Hari and his parents as well as Bharathi and her parents settle for the holidays in the same hotel in Ooty. Hari and Bharathi get into several quarrels until they fall in love. Their parents, knowing their love affair, refuse to unite them. Later, the lovers elope and they try to commit suicide. Johnson David, a retired military officer, saves them in time and he accommodates the young lovers. What transpires later forms the crux of the story.

==Production==
Chithirai Pookkal was directed by Kanmani Subbu, son of lyricist Kannadasan. The film was shot at Munnar and Ooty.
== Soundtrack ==
The soundtrack was composed by M. S. Murali, with lyrics written by Vaali, Ilavenil, Kannadasan, Maruthi and Kanmani Subbu.
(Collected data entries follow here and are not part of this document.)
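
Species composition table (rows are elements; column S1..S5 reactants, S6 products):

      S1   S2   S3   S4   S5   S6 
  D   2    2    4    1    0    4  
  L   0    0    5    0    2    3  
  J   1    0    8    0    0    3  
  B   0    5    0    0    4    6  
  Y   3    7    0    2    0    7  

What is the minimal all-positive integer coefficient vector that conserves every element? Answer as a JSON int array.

D: 1·2+2·2+1·4+2·1+2·0 = 12 | 3·4 = 12
L: 1·0+2·0+1·5+2·0+2·2 = 9 | 3·3 = 9
J: 1·1+2·0+1·8+2·0+2·0 = 9 | 3·3 = 9
B: 1·0+2·5+1·0+2·0+2·4 = 18 | 3·6 = 18
Y: 1·3+2·7+1·0+2·2+2·0 = 21 | 3·7 = 21
gcd(1,2,1,2,2,3) = 1

Coefficients: [1, 2, 1, 2, 2, 3]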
| Song | Singer(s) | Duration |
|---|---|---|
| "Aanandh Geedhangal" | Uma Ramanan | 5:00 |
| "Aranam Un Sanidhanam" | Mano, Uma Ramanan | 4:57 |
| "Do You Love Me" | Mano, Uma Ramanan | 4:17 |
| "Mandhira Punnagai" | Mano | 4:58 |
| "Onnu Rendu Moonu" | Mano, Uma Ramanan | 4:10 |
| "Sangeetham Kadal" | Mano | 4:02 |
| "Vaadi My Dear Lady" | Mano | 5:02 |

== Reception ==
C. R. K. of Kalki called it a lightweight humour with no room for thought and seriousness. The film failed at the box-office and Thamizhmani incurred losses.